Calcium signals are essential for diverse cellular functions in the immune system. Sustained Ca(2+) entry is necessary for complete and long-lasting activation of calcineurin/NFAT pathways. A growing number of studies have emphasized that Ca(2+)/calcineurin/NFAT pathway is crucial for both development and function of regulatory T cells.

Figure 1

Store-operated Ca²⁺ entry in T cells.

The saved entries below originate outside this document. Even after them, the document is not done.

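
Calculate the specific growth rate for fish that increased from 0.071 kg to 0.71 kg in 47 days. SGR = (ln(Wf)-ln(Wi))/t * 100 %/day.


ln(W_f) = ln(0.71) = -0.34249031
ln(W_i) = ln(0.071) = -2.6450754
ln(W_f) - ln(W_i) = -0.34249031 - -2.6450754 = 2.3025851
SGR = 2.3025851 / 47 * 100 = 4.89912 %/day

4.89912 %/day


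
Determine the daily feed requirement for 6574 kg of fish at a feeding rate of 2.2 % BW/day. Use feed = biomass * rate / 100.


Feeding rate fraction = 2.2% / 100 = 0.022
Daily feed = 6574 kg * 0.022 = 144.628 kg/day

144.628 kg/day


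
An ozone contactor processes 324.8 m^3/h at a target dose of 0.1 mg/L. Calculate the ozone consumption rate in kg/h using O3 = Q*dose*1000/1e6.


O3 demand (mg/h) = Q * dose * 1000 = 324.8 * 0.1 * 1000 = 32480 mg/h
Convert mg to kg: 32480 / 1e6 = 0.03248 kg/h

0.03248 kg/h


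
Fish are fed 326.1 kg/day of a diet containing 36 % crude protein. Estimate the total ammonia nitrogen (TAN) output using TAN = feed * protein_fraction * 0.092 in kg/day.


Protein in feed = 326.1 * 36/100 = 117.396 kg/day
TAN = protein * 0.092 = 117.396 * 0.092 = 10.800432 kg/day

10.800432 kg/day


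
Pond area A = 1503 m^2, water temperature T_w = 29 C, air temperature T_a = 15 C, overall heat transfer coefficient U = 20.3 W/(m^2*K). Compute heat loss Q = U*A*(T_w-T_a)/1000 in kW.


Temperature difference dT = 29 - 15 = 14 K
Heat loss (W) = U * A * dT = 20.3 * 1503 * 14 = 427152.6 W
Convert to kW: 427152.6 / 1000 = 427.1526 kW

427.1526 kW


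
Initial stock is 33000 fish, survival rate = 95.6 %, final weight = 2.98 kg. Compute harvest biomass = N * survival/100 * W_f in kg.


Survivors = 33000 * 95.6/100 = 31548 fish
Harvest biomass = survivors * W_f = 31548 * 2.98 = 94013.04 kg

94013.04 kg


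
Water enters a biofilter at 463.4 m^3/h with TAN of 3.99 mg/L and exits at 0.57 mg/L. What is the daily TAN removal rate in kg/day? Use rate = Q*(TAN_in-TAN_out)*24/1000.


Concentration drop: TAN_in - TAN_out = 3.99 - 0.57 = 3.42 mg/L
Hourly TAN removed = Q * dTAN = 463.4 m^3/h * 3.42 mg/L = 1584.828 g/h  (m^3/h * mg/L = g/h)
Daily TAN removed = 1584.828 * 24 = 38035.872 g/day
Convert to kg/day: 38035.872 / 1000 = 38.035872 kg/day

38.035872 kg/day


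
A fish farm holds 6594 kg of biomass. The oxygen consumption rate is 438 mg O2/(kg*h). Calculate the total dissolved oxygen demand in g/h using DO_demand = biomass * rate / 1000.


Total O2 consumption (mg/h) = 6594 kg * 438 mg/(kg*h) = 2888172 mg/h
Convert to g/h: 2888172 / 1000 = 2888.172 g/h

2888.172 g/h


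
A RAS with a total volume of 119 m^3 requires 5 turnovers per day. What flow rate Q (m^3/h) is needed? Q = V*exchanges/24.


Daily recirculation volume = 119 m^3 * 5 = 595 m^3/day
Flow rate Q = daily volume / 24 h = 595 / 24 = 24.7917 m^3/h

24.7917 m^3/h


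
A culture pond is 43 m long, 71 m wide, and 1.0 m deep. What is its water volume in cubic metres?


Base area = L * W = 43 * 71 = 3053 m^2
Volume = area * depth = 3053 * 1.0 = 3053 m^3

3053 m^3


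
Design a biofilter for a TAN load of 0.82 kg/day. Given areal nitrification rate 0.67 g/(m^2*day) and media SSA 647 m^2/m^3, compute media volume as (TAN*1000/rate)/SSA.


A = 0.82*1000 / 0.67 = 1223.8806 m^2
V = 1223.8806 / 647 = 1.89162

1.89162 m^3


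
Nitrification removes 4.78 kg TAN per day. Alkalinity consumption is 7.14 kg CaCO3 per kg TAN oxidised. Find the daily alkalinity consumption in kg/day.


Alkalinity factor: 7.14 kg CaCO3 consumed per kg TAN nitrified
alk = 4.78 kg TAN * 7.14 = 34.1292 kg CaCO3/day

34.1292 kg CaCO3/day


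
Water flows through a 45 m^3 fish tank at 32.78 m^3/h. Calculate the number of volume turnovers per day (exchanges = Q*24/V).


Daily flow volume = 32.78 m^3/h * 24 h = 786.72 m^3/day
Exchanges = daily flow / tank volume = 786.72 / 45 = 17.4827 exchanges/day

17.4827 exchanges/day


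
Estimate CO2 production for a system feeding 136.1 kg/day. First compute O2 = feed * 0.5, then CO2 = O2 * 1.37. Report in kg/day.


O2 = 136.1 * 0.5 = 68.05
CO2 = 68.05 * 1.37 = 93.2285

93.2285 kg/day


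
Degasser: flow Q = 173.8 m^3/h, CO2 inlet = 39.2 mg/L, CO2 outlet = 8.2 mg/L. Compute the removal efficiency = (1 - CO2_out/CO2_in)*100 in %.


CO2_out / CO2_in = 8.2 / 39.2 = 0.20918367
Fraction remaining = 0.20918367
efficiency = (1 - 0.20918367) * 100 = 79.0816 %

79.0816 %


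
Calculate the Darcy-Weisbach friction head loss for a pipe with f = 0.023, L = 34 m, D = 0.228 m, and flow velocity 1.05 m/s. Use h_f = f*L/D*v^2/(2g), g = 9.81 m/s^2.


v^2 = 1.05^2 = 1.1025 m^2/s^2
L/D = 34/0.228 = 149.12281
h_f = f*(L/D)*v^2/(2g) = 0.023 * 149.12281 * 1.1025 / 19.62 = 0.192731 m

0.192731 m


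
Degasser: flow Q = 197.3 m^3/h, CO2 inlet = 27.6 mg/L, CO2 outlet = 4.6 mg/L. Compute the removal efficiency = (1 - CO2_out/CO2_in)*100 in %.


CO2_out / CO2_in = 4.6 / 27.6 = 0.16666667
Fraction remaining = 0.16666667
efficiency = (1 - 0.16666667) * 100 = 83.3333 %

83.3333 %


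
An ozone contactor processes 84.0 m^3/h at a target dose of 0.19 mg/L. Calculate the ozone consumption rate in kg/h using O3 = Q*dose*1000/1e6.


O3 demand (mg/h) = Q * dose * 1000 = 84.0 * 0.19 * 1000 = 15960 mg/h
Convert mg to kg: 15960 / 1e6 = 0.01596 kg/h

0.01596 kg/h


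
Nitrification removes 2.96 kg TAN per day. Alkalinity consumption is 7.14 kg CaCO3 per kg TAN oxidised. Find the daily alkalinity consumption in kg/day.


Alkalinity factor: 7.14 kg CaCO3 consumed per kg TAN nitrified
alk = 2.96 kg TAN * 7.14 = 21.1344 kg CaCO3/day

21.1344 kg CaCO3/day


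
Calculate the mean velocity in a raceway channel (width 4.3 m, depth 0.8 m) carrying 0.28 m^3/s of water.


Cross-sectional area = W * d = 4.3 * 0.8 = 3.44 m^2
Velocity = Q / A = 0.28 / 3.44 = 0.0813953 m/s

0.0813953 m/s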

The binding of antigen/MHC complexes to the T cell receptor (TCR) triggers the activation of protein tyrosine kinases, such as LCK and ZAP70, which eventually results in tyrosine phosphorylation and activation of PLC-γ1. PLC-γ1 hydrolyzes the membrane phospholipid PIP₂ to IP₃ and DAG. IP₃ opens IP₃ receptors (IP₃R), which permits Ca²⁺ efflux from ER Ca²⁺ stores. The ER Ca²⁺ sensors STIM1 and STIM2 sense the resulting reduction of ER Ca²⁺ stores via their paired N-terminal EF-hands located in the ER lumen. After Ca²⁺ dissociates from the EF-hands, STIM proteins aggregate into small clusters (“puncta”) in the ER membrane and trigger store-operated Ca²⁺ entry via the CRAC channel, ORAI1. Ca²⁺ influx elevates intracellular Ca²⁺ concentration and activates the calcineurin-NFAT pathway as well as regulating the CaMK-CREB pathway.

Figure 2

Transcriptional regulation of the development and function of regulatory T cells. A). NFAT binds both promoter and enhancer regions of Foxp3 gene[54, 57, 61, 62]. B). Crystal structure of NFAT - Foxp on IL-2 promoter. NFAT cooperates with Foxp3 to suppress IL-2 production[58]. Abbreviation: ARRE, antigen-receptor response element which also binds NFAT-Fos-Jun complexes in conventional activated T cells.